最快的一輛摩托車已經接近別墅十米之內,保鏢們都在猶豫應不應該開槍,主要是擔心人太多了,隨之而來的飛車黨會把他們吞沒,而且擔心如果自己殺了人,貝明駿會不會保障自己逃避法律地制裁。
那輛摩托車沒開到別墅,突然來了個急拐彎,角度之大,左側幾乎貼上了地面。坐在後座的那人用力一甩手,扔出一大團黑乎乎地東西,劃出一道弧線,飛進院子裡。
「炸彈!」不知誰叫了一聲,保鏢們急忙臥倒。
「嘭」的一聲,那黑乎乎的東西掉落在地上,原來是裝滿東西的黑色塑膠袋,爆裂開來。院子裡頓時濺滿臭烘烘的糞便。

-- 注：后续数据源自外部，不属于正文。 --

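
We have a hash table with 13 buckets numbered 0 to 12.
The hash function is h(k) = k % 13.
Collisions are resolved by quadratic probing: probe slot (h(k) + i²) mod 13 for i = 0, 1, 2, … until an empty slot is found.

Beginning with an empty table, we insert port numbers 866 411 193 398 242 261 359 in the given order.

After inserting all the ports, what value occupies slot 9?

866: h=8 -> slot 8
411: h=8, probe 8,9 -> slot 9
193: h=11 -> slot 11
398: h=8, probe 8,9,12 -> slot 12
242: h=8, probe 8,9,12,4 -> slot 4
261: h=1 -> slot 1
359: h=8, probe 8,9,12,4,11,7 -> slot 7
Table: [-, 261, -, -, 242, -, -, 359, 866, 411, -, 193, 398]

411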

保鏢們的疑惑還沒過,第二輛、第三輛摩托車已經趕到,後座的人紛紛向院子裡扔出東西,然後摩托車再次加,朝反方向離開。
全都是糞便!
保鏢們抱頭鼠竄,慌不擇路。這種噁心的東西比槍林彈雨更讓人害怕,人人唯恐沾上一星半點,避之不及,匆忙中誰還想到開槍射擊?連陳隊長也都嗖的一下竄進屋子裡,罵道:「媽的,好恐怖,好嚇人!」
從四面八方趕到的三百多輛車子,每人向別墅投出一袋,這是一種很薄的塑膠袋,事先密封好,只要輕輕碰撞就會破裂,短短不到兩分鐘,貝明駿家裡已經屎尿橫流,猶如三十年沒沖洗過的公共廁所,有的還有蛆蟲到處亂跑,直叫人噁心欲吐,不敢多看一眼。
臭氣熏天,保鏢們沒誰能夠忍受,想去復仇追擊也暫時沒那種條件,院子裡全都髒物,即使跨出一步都很艱難。這幫都是貝明駿精選過的悍勇保鏢,即使是火坑,他們眉頭不皺一下也會跳下去,可是這可是糞坑啊!誰會自討沒趣?
飛車黨如潮水般退去,引擎聲很快消失,來去如風,好像根本就沒出現過一般。
貝明駿聽到突然間沒了動靜,撩開窗簾一看,差點沒把他氣瘋。臭味甚至鑽進封得死死的窗戶,讓他急忙掩住鼻子,撥了陳隊長的電話:「我付你那麼多錢,你快把事情給我解決掉!這地方看來又住不了了!」
陳隊長愁眉苦臉:「叫我怎麼做啊,還是請清潔工來吧。」
「該死的廖學兵,我與你勢不兩立,不共戴天!中海市有我沒你,有你沒我!」
貝明駿氣急無奈,猛灌下一口咖啡,可是心理作用太過強烈,竟感覺那咖啡有股臭屎的味道,哇的一口吐了出來。
電話又響了,貝明駿呆坐不動,根本提不起精神去接聽。可是電話響個不停,他氣呼呼的抓起喝道:「什麼事?如果沒什麼要緊的事,你就別想活了!」
「呃,老闆……」電話那頭的人猶豫著想著措詞:「貝勇驍死了……喂?喂?老闆?」
貝明駿的電話掉到地上,媽的,我惹上魔鬼了。
……
南弟得意洋洋在眾人面前誇耀:「貝明駿那老子一定哭都沒眼淚出了,以我南弟的策劃能力,讓他惶惶不可終日還不是小事一樁?」
葉小白不以為然:「你都是使出下三濫的招數,品位不高,不像我每次都是雷霆手段,讓敵人永生難忘,一輩子活在恐懼之中。」
南弟怒道:「別給自己臉上貼金,別忘了上次你失戀是怎麼尋死覓活的嗎?」
葉小白老臉一紅,當時酒後失態,至今想來仍是非常難堪,灌了一杯啤酒,裝做什麼都沒聽到,轉頭問老廖:「兵哥,今晚上已經差不多了,不如我們都休息吧,反正再搞下去大家都沒什麼精神。」
「再殺一個人如何?貝才駒,天空傳媒的老闆,這牆頭草留著只會讓人討厭。」連續搞了幾天,廖學兵開始沒了原先的漏*點,就像完成任務一樣,急著收拾局面。
撒磊說:「我聽到小道訊息,貝才駒是因為一個女人才投靠貝明駿的,他被那女的迷得無法自拔,什麼都顧不上,只要那女的什麼他都聽。可惜,那女的是貝明駿安插下的間諜。」